Groups and when to run them

Group management

Annotating tests with one or more groups makes it possible to have test runs that include group A and B, but excludes tests from group C. It is technically possible to use any number of groups, but we recommend to create groups according to one or more +dimensions+. Dimensions should serve a concrete purpose, so do not annotate a test with a group unless you know that you need this label. Too many annotations will make group management complex and difficult to use. It is better to add more annotations later if the need arises.

Dimensions

The categorization matrix shows two dimensions we have found valuable; data/no data and environment/no environment. In addition, we suggest to to use groups to create an explicit mapping between tests and user stories, use cases or a user requirements specification.

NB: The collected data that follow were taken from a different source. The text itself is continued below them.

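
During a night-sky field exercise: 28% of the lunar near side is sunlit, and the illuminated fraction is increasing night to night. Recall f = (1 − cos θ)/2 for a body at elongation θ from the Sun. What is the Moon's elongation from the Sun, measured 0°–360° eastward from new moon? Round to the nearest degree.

From f = (1 − cos θ)/2: cos θ = 1 − 2×0.28 = 0.440; arccos → 63.9°.
Before full moon the principal value applies: θ = 63.9°.

64°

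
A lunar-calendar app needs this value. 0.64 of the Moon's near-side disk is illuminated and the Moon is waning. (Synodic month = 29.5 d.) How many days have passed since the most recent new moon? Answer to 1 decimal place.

cos θ = 1 − 2f = -0.280, giving a principal value of 106.3°.
Waning ⇒ past full, so θ = 360° − 106.3° = 253.7°.
That fraction of the synodic month is 253.7/360 × 29.5 d ≈ 20.79 d.

20.8 days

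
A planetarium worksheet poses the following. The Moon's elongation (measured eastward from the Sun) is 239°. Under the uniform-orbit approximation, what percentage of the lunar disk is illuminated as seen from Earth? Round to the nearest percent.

f = (1 − cos 239°)/2 = (1 − (-0.515))/2 ≈ 0.758, i.e. 76%.

76%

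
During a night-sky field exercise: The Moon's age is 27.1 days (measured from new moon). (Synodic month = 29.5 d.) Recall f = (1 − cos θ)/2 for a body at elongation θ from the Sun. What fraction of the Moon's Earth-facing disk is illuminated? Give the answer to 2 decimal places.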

We have found the following dimensions to be valuable:

Purpose	Needed groups	Comment
Split responsibility between developer and CI server	no data, no environment
Separate tests run by the CI server according to speed	long-running, performance, etc.	Sometimes the "data" group can be used
A mapping between user stories and tests	US1, US2, US3, etc.	Same can be done for use cases
A mapping between acceptance criteria and tests	acceptance	can be used by project managers and test managers to approve a release

The dimension-annotations signify a contract betweeen those who create the tests and those who run them. This forms a very powerful framework that makes it easier for the developer or the CI system to quickly drill down to an intended test suite, or widen the test scope to do full system testing when the need arises.

Implementation

TestNG provides group functionality and run-time configuration to determine which groups to include in a test run. The Maven support is poor, but dimensions can be implemented with a combination of environment variables/command line parameters and Maven profiles. The Spring TestContext framework also supports some test grouping functionality.

Phases - when to run a certain group of tests

There are two main factors that dictate when a certain group of tests should be run; speed and dependencies upon external systems. The first phase is

| 1 - before check-in to the Version Control System (VCS)

and is the responsibility of the developer. Since we require that developers run this set of test before every commit, it is important that this build is fast. The One Minute Build might be a bit too extreme, but to our experience, the ten minute build suggested by Martin Fowler is too long. If the build is too slow, developers will either skip the tests or check-in code less often.

After check-in, the CI server takes over. Upon check-in, or every 5 or 10 minutes, the CI server should run the tests of phase 1. This ensures that the developer gets fast feedback to his commit. The main purpose of this build definition is to quickly detect compilation and test errors caused by differences in the developer's environment and the CI server's environment. (This is one of the reasons why the CI server(s) should have the same operating system(s), Java version, etc. as the production system.)

In addition, we have identified the following phases: |2 - Multiple times a day (e.g. hourly or every second hour) |3 - Nightly |4 - Weekly |5 - Release

All unit tests, and service tests that are not extremely slow, should be run in phase 2. This ensures that developers get continuous feedback on the state of the code in a known and verified environment. The environment of the CI server defines whether a commit is good or not.

Phase 3-5 should run tests that are too slow to run multiple times a day. Introduce this separation only if necessary. Typical tasks suited for phase 3-5 are - deployment to a test environment to allow the customer to check the system - deployment of nightly snapshots to facilitate beta-testing - deployment of technical documentation Phase 3-5 is also suitable for black-box system testing and for creating reports and release candidates for management and manual Quality Assurance (QA).

💡 Differentiate between systems that are within the BOUNDED CONTEXT and systems that are outside. Those within need to be integrated much more often than those outside, because those within affect the model and the ubiquitous language. See page 343 in Eric Evans' Domain-Driven Design for details on this concept.

Baseline for test categorization

Deciding when to run a certain group of tests depends on a number of factors, e.g., the capabilities of the CI-server. Important and/or complex functionality should receive high priority and will thus also effect the chosen strategy. With this disclaimer, we suggest the following baseline as a starting point for new projects:

| | No data | Data | No environment | Environment | Location | | Unit Test | Fast (phase 1-5) | n/a | Fast (phase 1-5) | n/a | src/test in the same module as the unit | | --- | --- | --- | --- | --- | --- | | Service Test (CS) | Fast (phase 1-5) | Slow (phase 2-5) | Fast (phase 1-5) | Slow (phase 2-5) | same module as the service; it may be necessary to put slow tests in a separate directory | | --- | --- | --- | --- | --- | --- | | System Test (ACS/A2A) | Slow (phase 2-5) | Slow (phase 2-5) | Slow (phase 2-5) | Slow (phase 2-5) | as a separate module if it tests modules only within a project, else a separate project | | --- | --- | --- | --- | --- | --- |

This means that if possible all unit tests and service tests without environment and data should be run by the developer before checking code into the version control system. All other tests should be automated by a CI-server.